3 Reasons to Start a Small Business During Tough Economic Times

When the economy takes a downturn, or when the market is volatile, a person looking to start a business may think that all hope is lost for their idea. At least until the economy starts to pick back up again. However, economic hardship has proven to be a great time to start a new small business. Other businesses are looking for ways to revise their budgets and develop new business plans to accommodate the changes in the economy. You can start your new business a step ahead with some recession savvy tools and tricks. Learn how to make the most of an economic downturn and get your new small business started on the path to success.  

1.  New Market

When the economy is trending downward, new problems arise. Your small business could rise to solve these new problems. Start brainstorming business ideas by determining where your customers’ pain points are. If you already have a business idea in mind, determine where your business fits into the customer’s needs. Even if these problems are coming to the forefront during an economic downturn, they may not be entirely new problems. Understand how customers were addressing the problems before. Learn who currently provides the best solution to the problem. Define why your business is better and why customers should switch to yours. Many customers are looking to make a switch during a downturn to cut costs or gain a more efficient solution.  

2. Lower Expenses

During hard economic times, other businesses are most likely selling off equipment, assets and supplies and much lower costs. Some businesses may be closing or transitioning to a remote model and selling their office furniture at a lower price. Other businesses are offering deals and discounts in an effort to sign new customers. Take advantage of these deals as you establish your business.  

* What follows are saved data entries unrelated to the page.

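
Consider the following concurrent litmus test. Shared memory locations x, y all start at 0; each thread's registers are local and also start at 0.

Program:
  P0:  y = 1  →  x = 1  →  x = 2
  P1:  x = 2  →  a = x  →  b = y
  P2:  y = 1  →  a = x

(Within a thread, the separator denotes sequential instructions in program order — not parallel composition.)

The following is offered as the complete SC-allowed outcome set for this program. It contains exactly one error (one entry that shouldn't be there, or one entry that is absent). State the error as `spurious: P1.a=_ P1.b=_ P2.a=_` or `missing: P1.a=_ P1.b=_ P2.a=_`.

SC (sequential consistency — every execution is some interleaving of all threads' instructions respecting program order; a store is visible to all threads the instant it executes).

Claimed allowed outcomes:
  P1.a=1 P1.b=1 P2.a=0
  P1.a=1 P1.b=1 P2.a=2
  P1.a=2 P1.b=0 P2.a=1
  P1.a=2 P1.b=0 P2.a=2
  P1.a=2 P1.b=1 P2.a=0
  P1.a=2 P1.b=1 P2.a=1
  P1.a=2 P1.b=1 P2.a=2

outcome vector order: (P1.a,P1.b,P2.a)
SC: 8 outcomes — {110; 111; 112; 201; 202; 210; 211; 212}
SC∖claimed = {111}

missing: P1.a=1 P1.b=1 P2.a=1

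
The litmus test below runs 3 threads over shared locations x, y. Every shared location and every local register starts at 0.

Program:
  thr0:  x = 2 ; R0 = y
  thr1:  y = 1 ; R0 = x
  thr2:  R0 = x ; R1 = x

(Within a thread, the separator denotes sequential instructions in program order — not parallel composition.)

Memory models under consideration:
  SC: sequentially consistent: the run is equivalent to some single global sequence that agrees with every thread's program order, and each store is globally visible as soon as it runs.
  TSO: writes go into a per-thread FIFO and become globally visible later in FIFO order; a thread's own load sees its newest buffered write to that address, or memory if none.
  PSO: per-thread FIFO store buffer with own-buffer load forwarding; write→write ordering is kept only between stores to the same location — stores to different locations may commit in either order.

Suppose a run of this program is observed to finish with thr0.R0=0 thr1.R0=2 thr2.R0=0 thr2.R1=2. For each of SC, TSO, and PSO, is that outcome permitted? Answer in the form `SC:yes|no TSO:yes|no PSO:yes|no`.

SC:yes TSO:yes PSO:yes

outcome vector order: (thr0.R0,thr1.R0,thr2.R0,thr2.R1)
SC: 9 outcomes — {<0 2 0 0>, <0 2 0 2>, <0 2 2 2>, <1 0 0 0>, <1 0 0 2>, <1 0 2 2>, <1 2 0 0>, <1 2 0 2>, <1 2 2 2>}
TSO: 12 outcomes — {<0 0 0 0>, <0 0 0 2>, <0 0 2 2>, <0 2 0 0>, <0 2 0 2>, <0 2 2 2>, <1 0 0 0>, <1 0 0 2>, <1 0 2 2>, <1 2 0 0>, <1 2 0 2>, <1 2 2 2>}
PSO: 12 outcomes — {<0 0 0 0>, <0 0 0 2>, <0 0 2 2>, <0 2 0 0>, <0 2 0 2>, <0 2 2 2>, <1 0 0 0>, <1 0 0 2>, <1 0 2 2>, <1 2 0 0>, <1 2 0 2>, <1 2 2 2>}
target <0 2 0 2> ∈ {SC,TSO,PSO}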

3. Access to Funding for Small Businesses

Many times, the government releases funding packages to help stimulate the economy during a downturn. These packages are often available to small businesses, including ones that are just starting out. This may also include provisions for tax credits and incentives for businesses filling a niche left in the market by the trend in the economy. Another perk of starting a business during tough economic times is bank rates. There’s a good chance that banks are changing their rates to accommodate the economy and encourage spending. This means lower interest rates for a new business account. There is also a higher chance of getting approved for a higher credit limit than you usually would. Typically, they also reduce the penalty for late payments for lines of credit and loans. Investors are also usually still looking to invest in startups and small businesses, especially ones touting products that are higher in demand during the economic crisis. Startups are inherently risky, of course, but these investors are looking to move their capital from the stock market. Startups are their safest bet, providing them with more security and you with funds for your business.